Our cars are being programmed to kill us.

Driverless cars will have to make life or death decisions for us - some already have - and it’s something we should probably be talking much more about.

Driverless cars present a kind of high-tech trolley problem. Imagine your car is shuttling you along the road when a street sign detaches itself and comes tumbling down toward your windscreen.

Now, imagine this is a small, single-lane road with footpaths on either side. On one footpath is a child, on the other side, an elderly person.

You have no time to take over and make the decision yourself - so your car must choose to swerve towards (and potentially kill) the child, the adult, or to collide with the falling sign.

A lot must be factored in to this kind of decision-making - how does an algorithm prioritise one life over another? Is it appropriate to do so? Should your car choose to kill its driver, and would you buy one if you knew it might?

Driverless cars will be safer than those operated by humans – but will we be comfortable swapping fatalities caused by human error for those decided by raw, probabilistic machine thinking?

MIT researchers recently set up a giant, global survey called the Moral Machine to pose these kinds of questions to people worldwide.

The experiment presented participants with unavoidable accident scenarios like the one above, imperilling various combinations of pedestrians and passengers.

Participants decided which course the car should take on the basis of which lives it would spare. The Moral Machine ended up recording almost 40 million such decisions.

It found people generally want their cars to spare the largest number of lives, prioritising the young, and valuing humans over animals.

There were some interesting findings among these – such as France exhibiting a strong preference for sparing women and athletic individuals, and participants from countries with greater income inequality being more likely to take social status into account when deciding who to spare.

Is it right to program a computer to decide that the life of an elderly person is worth less than a young life, or that the rich are more valuable than the poor?

An earlier study found most people wanted driverless cars to choose to save the lives of pedestrians – even if it meant causing its passengers to die instead.

However, most people also said they would prefer to ride in a driverless car that protected its own passengers at all costs.
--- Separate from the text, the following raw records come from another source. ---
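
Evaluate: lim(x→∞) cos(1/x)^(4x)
This is an exponential indeterminate form.

For exponential indeterminate forms, take the natural log:
  Let L = lim(x→∞) cos(1/x)^(4x)
  Then ln(L) = lim(x→∞) [exponent × ln(base)]
  Evaluate using L'Hôpital or standard limits, then exponentiate.
  L = 1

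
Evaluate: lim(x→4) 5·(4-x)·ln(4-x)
This is a 0·∞ indeterminate form.

Rewrite 0·∞ as a quotient (0/0 or ∞/∞ form), then apply L'Hôpital's rule:
  lim(x→4) 5·(4-x)·ln(4-x) = 0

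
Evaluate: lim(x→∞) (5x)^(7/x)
This is an exponential indeterminate form.

For exponential indeterminate forms, take the natural log:
  Let L = lim(x→∞) (5x)^(7/x)
  Then ln(L) = lim(x→∞) [exponent × ln(base)]
  Evaluate using L'Hôpital or standard limits, then exponentiate.
  L = 1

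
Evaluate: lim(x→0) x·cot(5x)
This is a 0·∞ indeterminate form.

Rewrite 0·∞ as a quotient (0/0 or ∞/∞ form), then apply L'Hôpital's rule:
  lim(x→0) x·cot(5x) = 1/5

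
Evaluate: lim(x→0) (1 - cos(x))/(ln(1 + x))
This is a 0/0 indeterminate form.

Apply L'Hôpital's rule: differentiate numerator and denominator separately.
  f(x) = 1 - cos(x)   ⇒   f'(x) = sin(x)
  g(x) = ln(x + 1)   ⇒   g'(x) = 1/(x + 1)
  lim(x→0) f'(x)/g'(x) = lim(x→0) (sin(x))/(1/(x + 1))
  = 0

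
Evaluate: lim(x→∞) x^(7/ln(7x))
This is an exponential indeterminate form.

For exponential indeterminate forms, take the natural log:
  Let L = lim(x→∞) x^(7/ln(7x))
  Then ln(L) = lim(x→∞) [exponent × ln(base)]
  Evaluate using L'Hôpital or standard limits, then exponentiate.
  L = e^(7)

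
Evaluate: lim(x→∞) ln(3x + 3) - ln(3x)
This is an ∞-∞ indeterminate form.

Combine fractions or rationalize to convert ∞-∞ to 0/0 form:
  lim(x→∞) ln(3x + 3) - ln(3x) = 0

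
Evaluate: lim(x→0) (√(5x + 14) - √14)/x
This is a standard limit.

Factor or rationalize the expression:
  lim(x→0) (√(5x + 14) - √14)/x = 5·sqrt(14)/28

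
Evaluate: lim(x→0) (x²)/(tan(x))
This is a 0/0 indeterminate form.

Apply L'Hôpital's rule: differentiate numerator and denominator separately.
  f(x) = x^2   ⇒   f'(x) = 2·x
  g(x) = tan(x)   ⇒   g'(x) = tan(x)^2 + 1
  lim(x→0) f'(x)/g'(x) = lim(x→0) (2·x)/(tan(x)^2 + 1)
  = 0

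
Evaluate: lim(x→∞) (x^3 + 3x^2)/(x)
This is an ∞/∞ indeterminate form.

Apply L'Hôpital's rule: differentiate numerator and denominator separately.
  f(x) = x^3 + 3·x^2   ⇒   f'(x) = 3·x^2 + 6·x
  g(x) = x   ⇒   g'(x) = 1
  lim(x→∞) f'(x)/g'(x) = lim(x→∞) (3·x^2 + 6·x)/(1)
  = ∞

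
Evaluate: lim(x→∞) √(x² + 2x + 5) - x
This is an ∞-∞ indeterminate form.

Combine fractions or rationalize to convert ∞-∞ to 0/0 form:
  lim(x→∞) √(x² + 2x + 5) - x = 1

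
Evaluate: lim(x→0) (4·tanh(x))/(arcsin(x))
This is a 0/0 indeterminate form.

Apply L'Hôpital's rule: differentiate numerator and denominator separately.
  f(x) = 4·tanh(x)   ⇒   f'(x) = 4 - 4·tanh(x)^2
  g(x) = asin(x)   ⇒   g'(x) = 1/sqrt(1 - x^2)
  lim(x→0) f'(x)/g'(x) = lim(x→0) (4 - 4·tanh(x)^2)/(1/sqrt(1 - x^2))
  = 4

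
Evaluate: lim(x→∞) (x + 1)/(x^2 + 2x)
This is an ∞/∞ indeterminate form.

Apply L'Hôpital's rule: differentiate numerator and denominator separately.
  f(x) = x + 1   ⇒   f'(x) = 1
  g(x) = x^2 + 2·x   ⇒   g'(x) = 2·x + 2
  lim(x→∞) f'(x)/g'(x) = lim(x→∞) (1)/(2·x + 2)
  = 0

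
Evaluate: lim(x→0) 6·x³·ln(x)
This is a 0·∞ indeterminate form.

Rewrite 0·∞ as a quotient (0/0 or ∞/∞ form), then apply L'Hôpital's rule:
  lim(x→0) 6·x³·ln(x) = 0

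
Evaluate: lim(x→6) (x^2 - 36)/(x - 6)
This is a standard limit.

Factor or rationalize the expression:
  lim(x→6) (x^2 - 36)/(x - 6) = 12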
Their interest in these cars decreased further in scenarios where their family members were passengers.

It is possible that the wide variety of moral standards may be reflected in the market for driverless cars.

“It is not difficult to imagine the segmentation of the autonomous car market,” says Professor Mary-Anne Williams, Director of Disruptive Innovation at the Office of the Provost at the University of Technology Sydney (UTS).

“Cars that always sacrifice the passengers might sell for 10 per cent of cars that preserve them. Wealthy people may be happy to subsidise the technology to obtain guarantees of protection.

“One can imagine a new insurance industry built on the need to service people who can pay for personal security on the roads and as pedestrians - a subscription service that prioritises life according to the magnitude of premiums.”

These questions remain hypothetical while self-driving cars are in their infancy, and the manufacturers have been pretty tight-lipped about how potentially fatal decisions will be made in the near future.

The self-driving car fatalities recorded so far have been because of human error (last-second, erratic movements, or drivers of only partly autonomous cars not maintaining appropriate levels of attention and control) and technological issues (sensors misidentifying vehicles, pedestrians and non-mobile hazards).

The drive to introduce these cars for economic gain is stronger than the drive to make them safe, so without significant public pressure it is sadly likely that moral decisions will be exposed only by picking apart fatalities after the fact.

For the software engineers who actually program these decisions, there is the IEEE code of ethics, which imposes a duty to:

“Approve software only if they have a well-founded belief that it is safe, meets specifications, passes appropriate tests, and does not diminish quality of life, diminish privacy or harm the environment.”

However, given that driverless cars will only become safer and safer compared to human drivers, it may not be long before we are questioning the ethics of having a person behind the wheel at all.

When people were asked whether they would buy an autonomous vehicle (AV) if government regulations enforced programming aimed at saving the lives of others, their interest dropped by two-thirds.

“Our results suggest that such regulation could substantially delay the adoption of AVs, which means that the lives saved by making AVs utilitarian may be outnumbered by the deaths caused by delaying the adoption of AVs altogether,” the researchers warned.